Want to kiss your loved one with a fresh smelling breath on Valentine’s Day? There are a few things that you can do to ensure a welcoming kiss. First, what are some causes of bad breath? The two obvious factors are oral hygiene and the foods eaten, but there are many other factors that play a role in how our breath smells throughout the day.
For the early morning start on Valentine’s Day, the “Morning breath,” is the feared interaction with one’s loved ones. When we sleep, our saliva flow decreases and is not able to wash away the natural bacterial build-up in our mouth. Volatile sulfur compounds (VSCs) like hydrogen sulfide, dimethyl sulfide, and methyl mercapatan begin to accumulate throughout the night causing the unpleasant breath in the morning. These compounds are the bacterial by-products of the broken down amino acids, proteins, and other chemicals from our last meal. Unfortunately, there is no mechanism to stop this process from occurring. However, brushing and flossing before bedtime will help reduce the amount of bacterial VSC load throughout the night by minimizing the amount of bacteria present when sleep starts. Also, drinking a large glass of water before bedtime will help compensate for the lack of saliva flow.
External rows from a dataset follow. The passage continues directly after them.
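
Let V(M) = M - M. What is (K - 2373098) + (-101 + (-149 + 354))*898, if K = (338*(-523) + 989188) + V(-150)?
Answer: -1467292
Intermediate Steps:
V(M) = 0
K = 812414 (K = (338*(-523) + 989188) + 0 = (-176774 + 989188) + 0 = 812414 + 0 = 812414)
(K - 2373098) + (-101 + (-149 + 354))*898 = (812414 - 2373098) + (-101 + (-149 + 354))*898 = -1560684 + (-101 + 205)*898 = -1560684 + 104*898 = -1560684 + 93392 = -1467292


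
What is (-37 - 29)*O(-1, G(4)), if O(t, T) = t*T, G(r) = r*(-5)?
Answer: -1320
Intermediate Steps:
G(r) = -5*r
O(t, T) = T*t
(-37 - 29)*O(-1, G(4)) = (-37 - 29)*(-5*4*(-1)) = -(-1320)*(-1) = -66*20 = -1320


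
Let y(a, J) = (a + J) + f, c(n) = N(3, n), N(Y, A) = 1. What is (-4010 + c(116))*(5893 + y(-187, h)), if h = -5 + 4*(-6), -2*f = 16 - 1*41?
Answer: -45618411/2 ≈ -2.2809e+7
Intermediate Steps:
c(n) = 1
f = 25/2 (f = -(16 - 1*41)/2 = -(16 - 41)/2 = -1/2*(-25) = 25/2 ≈ 12.500)
h = -29 (h = -5 - 24 = -29)
y(a, J) = 25/2 + J + a (y(a, J) = (a + J) + 25/2 = (J + a) + 25/2 = 25/2 + J + a)
(-4010 + c(116))*(5893 + y(-187, h)) = (-4010 + 1)*(5893 + (25/2 - 29 - 187)) = -4009*(5893 - 407/2) = -4009*11379/2 = -45618411/2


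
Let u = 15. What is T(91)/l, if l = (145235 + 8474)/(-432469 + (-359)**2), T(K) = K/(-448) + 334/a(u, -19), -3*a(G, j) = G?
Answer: 1627307577/12296720 ≈ 132.34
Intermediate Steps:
a(G, j) = -G/3
T(K) = -334/5 - K/448 (T(K) = K/(-448) + 334/((-1/3*15)) = K*(-1/448) + 334/(-5) = -K/448 + 334*(-1/5) = -K/448 - 334/5 = -334/5 - K/448)
l = -153709/303588 (l = 153709/(-432469 + 128881) = 153709/(-303588) = 153709*(-1/303588) = -153709/303588 ≈ -0.50631)
T(91)/l = (-334/5 - 1/448*91)/(-153709/303588) = (-334/5 - 13/64)*(-303588/153709) = -21441/320*(-303588/153709) = 1627307577/12296720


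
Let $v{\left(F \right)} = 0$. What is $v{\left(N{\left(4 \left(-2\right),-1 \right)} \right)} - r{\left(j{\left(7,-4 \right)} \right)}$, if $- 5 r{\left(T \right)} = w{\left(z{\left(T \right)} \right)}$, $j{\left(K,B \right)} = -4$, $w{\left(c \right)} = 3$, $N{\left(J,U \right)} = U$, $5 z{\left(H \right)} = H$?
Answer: $\frac{3}{5} \approx 0.6$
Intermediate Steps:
$z{\left(H \right)} = \frac{H}{5}$
$r{\left(T \right)} = - \frac{3}{5}$ ($r{\left(T \right)} = \left(- \frac{1}{5}\right) 3 = - \frac{3}{5}$)
$v{\left(N{\left(4 \left(-2\right),-1 \right)} \right)} - r{\left(j{\left(7,-4 \right)} \right)} = 0 - - \frac{3}{5} = 0 + \frac{3}{5} = \frac{3}{5}$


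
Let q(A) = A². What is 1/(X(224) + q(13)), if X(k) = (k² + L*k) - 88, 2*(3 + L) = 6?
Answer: 1/50257 ≈ 1.9898e-5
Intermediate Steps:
L = 0 (L = -3 + (½)*6 = -3 + 3 = 0)
X(k) = -88 + k² (X(k) = (k² + 0*k) - 88 = (k² + 0) - 88 = k² - 88 = -88 + k²)
1/(X(224) + q(13)) = 1/((-88 + 224²) + 13²) = 1/((-88 + 50176) + 169) = 1/(50088 + 169) = 1/50257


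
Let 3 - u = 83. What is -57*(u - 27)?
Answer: 6099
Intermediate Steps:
u = -80 (u = 3 - 1*83 = 3 - 83 = -80)
-57*(u - 27) = -57*(-80 - 27) = -57*(-107) = 6099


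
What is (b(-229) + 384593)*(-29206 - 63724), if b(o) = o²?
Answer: -40613569620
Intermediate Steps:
(b(-229) + 384593)*(-29206 - 63724) = ((-229)² + 384593)*(-29206 - 63724) = (52441 + 384593)*(-92930) = 437034*(-92930) = -40613569620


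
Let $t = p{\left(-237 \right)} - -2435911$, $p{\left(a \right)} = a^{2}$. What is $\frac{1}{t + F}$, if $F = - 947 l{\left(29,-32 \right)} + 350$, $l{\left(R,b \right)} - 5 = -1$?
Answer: $\frac{1}{2488642} \approx 4.0183 \cdot 10^{-7}$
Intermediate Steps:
$l{\left(R,b \right)} = 4$ ($l{\left(R,b \right)} = 5 - 1 = 4$)
$F = -3438$ ($F = \left(-947\right) 4 + 350 = -3788 + 350 = -3438$)
$t = 2492080$ ($t = \left(-237\right)^{2} - -2435911 = 56169 + 2435911 = 2492080$)
$\frac{1}{t + F} = \frac{1}{2492080 - 3438} = \frac{1}{2488642}$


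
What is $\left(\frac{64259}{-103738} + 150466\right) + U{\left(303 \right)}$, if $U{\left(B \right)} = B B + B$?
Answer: $\frac{25164492305}{103738} \approx 2.4258 \cdot 10^{5}$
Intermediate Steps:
$U{\left(B \right)} = B + B^{2}$ ($U{\left(B \right)} = B^{2} + B = B + B^{2}$)
$\left(\frac{64259}{-103738} + 150466\right) + U{\left(303 \right)} = \left(\frac{64259}{-103738} + 150466\right) + 303 \left(1 + 303\right) = \left(64259 \left(- \frac{1}{103738}\right) + 150466\right) + 303 \cdot 304 = \left(- \frac{64259}{103738} + 150466\right) + 92112 = \frac{15608977649}{103738} + 92112 = \frac{25164492305}{103738}$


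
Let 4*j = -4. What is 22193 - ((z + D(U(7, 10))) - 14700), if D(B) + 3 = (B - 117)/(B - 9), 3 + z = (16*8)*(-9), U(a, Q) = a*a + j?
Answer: 494686/13 ≈ 38053.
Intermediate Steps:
j = -1 (j = (1/4)*(-4) = -1)
U(a, Q) = -1 + a**2 (U(a, Q) = a*a - 1 = a**2 - 1 = -1 + a**2)
z = -1155 (z = -3 + (16*8)*(-9) = -3 + 128*(-9) = -3 - 1152 = -1155)
D(B) = -3 + (-117 + B)/(-9 + B) (D(B) = -3 + (B - 117)/(B - 9) = -3 + (-117 + B)/(-9 + B))
22193 - ((z + D(U(7, 10))) - 14700) = 22193 - ((-1155 + 2*(-45 - (-1 + 7**2))/(-9 + (-1 + 7**2))) - 14700) = 22193 - ((-1155 + 2*(-45 - (-1 + 49))/(-9 + (-1 + 49))) - 14700) = 22193 - ((-1155 + 2*(-45 - 1*48)/(-9 + 48)) - 14700) = 22193 - ((-1155 + 2*(-45 - 48)/39) - 14700) = 22193 - ((-1155 + 2*(1/39)*(-93)) - 14700) = 22193 - ((-1155 - 62/13) - 14700) = 22193 - (-15077/13 - 14700) = 22193 - 1*(-206177/13) = 22193 + 206177/13 = 494686/13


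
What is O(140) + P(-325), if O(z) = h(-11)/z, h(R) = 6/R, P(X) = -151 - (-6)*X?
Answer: -1617773/770 ≈ -2101.0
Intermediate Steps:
P(X) = -151 + 6*X
O(z) = -6/(11*z) (O(z) = (6/(-11))/z = (6*(-1/11))/z = -6/(11*z))
O(140) + P(-325) = -6/11/140 + (-151 + 6*(-325)) = -6/11*1/140 + (-151 - 1950) = -3/770 - 2101 = -1617773/770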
Avoiding certain food such as garlic and onion are another way to ensure a fresh breath. These types of foods are infamous for scaring away a nice kiss from a spouse. As food is eaten and absorbed into the bloodstream, it is eventually funneled through the lungs and carried off within your breath. Smoking and tobacco use is a consumed product that will also be absorbed into the lining of the respiratory and digestive tract, causing chronic bad breath. Unfortunately, even brushing and flossing will not dampen the odor because these products are internally stored. Therefore, the odor may not completely dissipate until the food or product is passed from the body.
Good health also plays a role in a fresh smelling breath. Certain illnesses such as sinus infections, postnasal drip, diabetes, chronic acid reflux, respiratory tract infections, and liver and kidney diseases can cause bad breath. Dry mouth, or xerostomia, is often associated with taking many medications. Although these illnesses and xerostomia cannot be avoided, knowledge of its contribution to bad breath may lead one to be more defensive in treating bad breath. More frequent tooth brushing and flossing, mouthwashes, and frequently drinking water helps enormously in reducing bad breath.
Therefore, if you want odor-free kissing on Valentine’s Day, brush and floss your teeth the night prior, avoid strong smelling foods, do not smoke or use tobacco products, drink lots of water, and use mouth washes if needed. Most importantly, brush and floss Valentine’s Day morning to give your loved ones a kiss they will lovingly remember.